The result here figures to resonate loudly in California. George Gascón last November unseated incumbent Jackie Lacey. In March of 2020, he won just 28 percent of the vote (though he split a good amount of that with fellow reformer Rachael Rossi). By November he won by over 7.4 percent and over 200,000.
He ran on a platform of reform, but since then has been heavily opposed by the LA ADDA (deputy DA’s association) and law enforcement—a similar coalition to the one trying to take down Krasner in Philadelphia, which lost.
Meanwhile, Chesa Boudin eked out a narrow victory in November 2019 in San Francisco and faces a potential recall in San Francisco.
There have been some high profile incidents such as the parolee who ended up killing two people on New Years, and a number of anti-Asian hate crimes that have racked the city.
Opponents of both point out the overall rise in murders and shootings, though a more thorough analysis shows, in San Francisco for example, crime overall has fallen. And rises in murders seem to mirror a nationwide trend rather than resulting from any specific policies.
Polling in LA in February, from Data for Progress, again shows, just as was the case in Philly, strong support for reforms pushed by Gascón.
The polling “shows substantial support among Los Angeles County voters for a number of measures to reduce the jail population.
“Sixty-two percent of people favor releasing incarcerated people with less than 6 months left in their sentence,” the poll found. Moreover, voters do not want to see people detained pretrial unless necessary with more than 60 percent supporting “alternatives to jail” pretrial.
Tough-on-crime supporters may believe there is a backlash forming here, but looking at the results from Philadelphia and polling data from Los Angeles, they may be in for a surprise.
Scott Roberts, senior director of criminal justice campaigns at Color of Change told the Intercept that the agenda overall remains quite popular, despite the attacks and rise in some crimes.

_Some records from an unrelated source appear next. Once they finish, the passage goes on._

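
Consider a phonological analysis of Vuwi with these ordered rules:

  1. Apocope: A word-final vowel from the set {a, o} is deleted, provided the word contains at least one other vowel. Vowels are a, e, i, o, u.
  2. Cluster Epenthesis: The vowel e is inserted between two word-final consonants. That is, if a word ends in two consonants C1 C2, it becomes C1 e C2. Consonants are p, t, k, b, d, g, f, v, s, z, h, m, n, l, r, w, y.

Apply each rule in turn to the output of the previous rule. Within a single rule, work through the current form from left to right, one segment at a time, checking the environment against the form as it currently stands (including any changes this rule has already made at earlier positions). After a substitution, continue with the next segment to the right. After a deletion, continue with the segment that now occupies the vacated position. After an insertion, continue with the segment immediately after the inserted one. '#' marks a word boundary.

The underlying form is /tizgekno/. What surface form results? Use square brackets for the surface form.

[tizgeken]

1 Apocope: [tizgekno] → [tizgekn]
2 Cluster Epenthesis: [tizgekn] → [tizgeken]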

“With all the noise that goes on, the attacks, what have you, we know that the agenda is still very popular,” said Roberts. “People want to see these prosecutors’ offices being focused on bringing down incarceration rates, and holding police accountable. And they’re actually looking for other solutions for violence, they’re not willing to buy into the narrative that they hear from police unions and conservative politicians.”